MONTEREY, Calif. - The Defense Language Institute Foreign Language Center welcomed Gen. David Perkins, the commanding general of the U.S. Army Training and Doctrine Command at Fort Eustis, Virginia, to the Presidio of Monterey, California, Feb. 9.

Perkins visited a classroom in the institute's Middle East I school where he interacted with some of the students who are learning Arabic. Afterwards, he spoke about DLIFLC as an example in the upcoming Army University, which will be a premier learning institution that prepares Soldiers and civilians to win in the future security environment.

"Something we are trying to increase and propagate in the Army is that we want you to continue your education and your level of self-development," said Perkins. "For the rest of your life we want you to build tools to stay connected to the community of learning, and I think DLIFLC is really setting a great example of how we do that."

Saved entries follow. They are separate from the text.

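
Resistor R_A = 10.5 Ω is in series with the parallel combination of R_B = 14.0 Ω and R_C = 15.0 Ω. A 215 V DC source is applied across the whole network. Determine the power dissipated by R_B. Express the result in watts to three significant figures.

550 W

First combine the parallel branches into one equivalent R_p, then R_A + R_p is a series pair.
R_p = (14.0×15.0)/(14.0+15.0) = 7.241 Ω
R_total = 10.5 + 7.241 = 17.74 Ω
I = V / R_total = 215 / 17.74 = 12.12 A
Voltage across the parallel pair: V_p = I × R_p = 12.12 × 7.241 = 87.76 V
With V_p across R_B, its power is V_p²/R_B.
P_R_B = (87.76)² / 14.0 = 550.1 W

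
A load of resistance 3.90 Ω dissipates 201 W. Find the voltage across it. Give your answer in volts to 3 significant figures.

Inverting the appropriate power form: V = √(P R).
V = √(201 × 3.90) = 28.00 V

28.0 V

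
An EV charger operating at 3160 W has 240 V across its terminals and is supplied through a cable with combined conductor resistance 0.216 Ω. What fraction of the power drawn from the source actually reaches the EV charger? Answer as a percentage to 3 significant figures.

98.8 %

I = P / V = 3160 / 240 = 13.17 A through the cable.
P_line = I² R_line = (13.17)² × 0.216 = 37.45 W
P_source = P_load + P_line = 3160 + 37.45 = 3197 W
η = P_load / P_source = 3160 / 3197 = 0.9883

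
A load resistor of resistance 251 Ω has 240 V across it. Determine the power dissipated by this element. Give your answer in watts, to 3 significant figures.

229 W

V and R are stated; P = V²/R avoids computing the current.
P = (240 V)² / 251 Ω = 229.5 W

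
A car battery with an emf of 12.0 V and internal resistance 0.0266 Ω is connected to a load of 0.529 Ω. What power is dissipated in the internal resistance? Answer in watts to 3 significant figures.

The source's internal resistance is just another series element carrying I; its dissipation is I²r.
I = ε / (r + R) = 12.0 / (0.0266 + 0.529) = 21.60 A
P_int = I² r = (21.60)² × 0.0266 = 12.41 W

12.4 W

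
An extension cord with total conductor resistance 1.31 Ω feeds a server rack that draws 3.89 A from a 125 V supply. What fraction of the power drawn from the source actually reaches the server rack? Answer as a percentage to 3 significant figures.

The extension cord carries the full 3.89 A.
P_line = I² R_line = (3.890)² × 1.31 = 19.82 W
P_source = V I = 125 × 3.890 = 486.2 W; P_load = 466.4 W
η = P_load / P_source = 466.4 / 486.2 = 0.9592

95.9 %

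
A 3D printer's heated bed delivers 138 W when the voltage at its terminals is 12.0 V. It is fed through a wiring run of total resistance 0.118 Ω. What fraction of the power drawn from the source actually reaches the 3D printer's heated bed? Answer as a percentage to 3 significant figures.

89.8 %

I = P / V = 138 / 12.0 = 11.50 A through the wiring run.
P_line = I² R_line = (11.50)² × 0.118 = 15.61 W
P_source = P_load + P_line = 138.0 + 15.61 = 153.6 W
η = P_load / P_source = 138.0 / 153.6 = 0.8984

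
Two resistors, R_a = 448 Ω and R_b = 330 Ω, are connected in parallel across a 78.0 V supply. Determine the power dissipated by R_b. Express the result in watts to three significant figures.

Each parallel branch sees the full supply voltage, so P = V²/R applies directly to the target branch.
P_R_b = V² / R_b = (78.0)² / 330 Ω = 18.44 W

18.4 W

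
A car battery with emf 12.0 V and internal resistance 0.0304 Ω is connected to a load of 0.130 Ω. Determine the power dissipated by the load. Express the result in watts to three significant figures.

Load and internal resistance form a series loop — compute the loop current, then the load power via I²R.
I = ε / (r + R) = 12.0 / (0.0304 + 0.130) = 74.81 A
P_load = I² R = (74.81)² × 0.130 = 727.6 W

728 W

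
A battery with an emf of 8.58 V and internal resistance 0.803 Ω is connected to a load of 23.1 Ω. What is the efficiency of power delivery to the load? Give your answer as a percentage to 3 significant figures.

96.6 %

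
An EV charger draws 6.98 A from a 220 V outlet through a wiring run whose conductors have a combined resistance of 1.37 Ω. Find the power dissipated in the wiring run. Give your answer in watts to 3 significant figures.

Only the current and the line resistance are needed for the I²R loss.
The wiring run carries the full 6.98 A.
P_line = I² R_line = (6.980)² × 1.37 = 66.75 W

66.7 W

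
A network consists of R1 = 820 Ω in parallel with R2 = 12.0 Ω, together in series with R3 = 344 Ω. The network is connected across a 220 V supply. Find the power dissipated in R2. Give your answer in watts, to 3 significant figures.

Reduce the parallel combination to a single R_p; the circuit then becomes R_p in series with the remaining resistor.
R_p = (820×12.0)/(820+12.0) = 11.83 Ω
R_total = R_p + 344 = 11.83 + 344 = 355.8 Ω
I = V / R_total = 220 / 355.8 = 0.6183 A
Voltage across the parallel pair: V_p = I × R_p = 0.6183 × 11.83 = 7.312 V
R2 has V_p across it, so P = V_p²/R2.
P_R2 = (7.312)² / 12.0 = 4.456 W

4.46 W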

Since 2002, service members attending the institute have been able to earn an accredited Associate of Arts degree in foreign language upon successful graduation from their program. Nearly 12,000 associate degrees have been awarded since DLIFLC became accredited by the Accrediting Commission for Community and Junior Colleges of the Western Association of Schools and Colleges. The Army has succeeded in making it possible for students to receive the two-year college degree with 45 DLIFLC credits and 18 units transferred from other accredited institutions or authorized sources.

"In many ways, DLIFLC is a part of an example we want to propagate throughout the rest of the Army in that they get accredited courses here and they are recognized around the world," said Perkins.

The Army continues to modernize its professional military education in order to improve the quality of professional training, development and schooling that its Soldiers and civilians receive. Perkins spoke further about how he expects Army University, which encompasses all 37 TRADOC schools including DLIFLC, to be a game changer in the professionalism of both Soldiers and civilians.

"From an Army University point of view, not only does it allow us to credential and accredit courses that our Soldiers take, but it raises everyone's game to a higher level," said Perkins. "If you want to be accredited you've got to have well developed faculty, great resource tools, and the students have to perform at a high level."

Accreditation through Army University will also allow Army schools to partner with other colleges and universities, the same way DLIFLC did with MIT, for example, to develop tools for students to access in and out of the classroom.

"Because DLIFLC has a recognized level of expertise and excellence, that makes MIT want to work with them because they are a well know entity," said Perkins. "That is exactly what we want to do within other organizations within TRADOC and the Army."

Dr. Branka Sarac, director of technology integration, and Dr. Tamas Marius, director of language technology evaluation and assessment, showed the general some of the language training products produced by DLIFLC that are available for pre-deployment training, deployment use or refresher training.

"Some of the technology that I just saw - the web access, voice recognition, self-paced distance learning - I think that is going to be key so that people other than just professionally trained linguists have at least a minimum background in language and culture," said Perkins.

Through technology, Perkins would like to see language and culture training given to the total force as he spoke about the ever-changing role of training in the military. For 75 years, linguists have been trained at DLIFLC. Graduating with a high level of proficiency, they go on to become the language experts at the units to which they are assigned, but as Perkins points out, these language experts are too few.

"I think what we're going to find in the future is that it is not enough. When we send a unit to a particular region for regional alignment we are going to want a level of language and cultural proficiency throughout the formation and we can't send them all to DLIFLC," said Perkins, reemphasizing how the institute's online language training products can assist regionally.

Speaking further about regionally aligned forces, Perkins said, "The world is going to get more and more complex."

"No matter what mission we give our Soldiers, Sailors, Airmen and Marines they are going to be in an environment with multiple cultures, multiple languages, and multiple backgrounds all simultaneously interacting with each other. This is a level of complexity that we are not used to," said Perkins.

The Army also expects Army University to better prepare Army professionals to operate successfully in a global environment by increasing foreign partnerships and regional studies, especially for regionally aligned forces.

Education is the most reliable strategic investment the Army can make to address Army warfighting challenges. Speaking another language and understanding the cultures of other nations will help the Army in building foreign partnerships and enhance cooperation with those countries.

The Defense Language Institute Foreign Language Center provides resident instruction in 23 languages at the Presidio of Monterey, California, with the capacity to instruct another 65 languages in Washington, graduating more than 200,000 linguists since 1941.

In addition, multiple language training detachments exists at sites in the U.S., Europe, Hawaii and Korea spanning all the U.S. geographic combatant commands, to support the total force.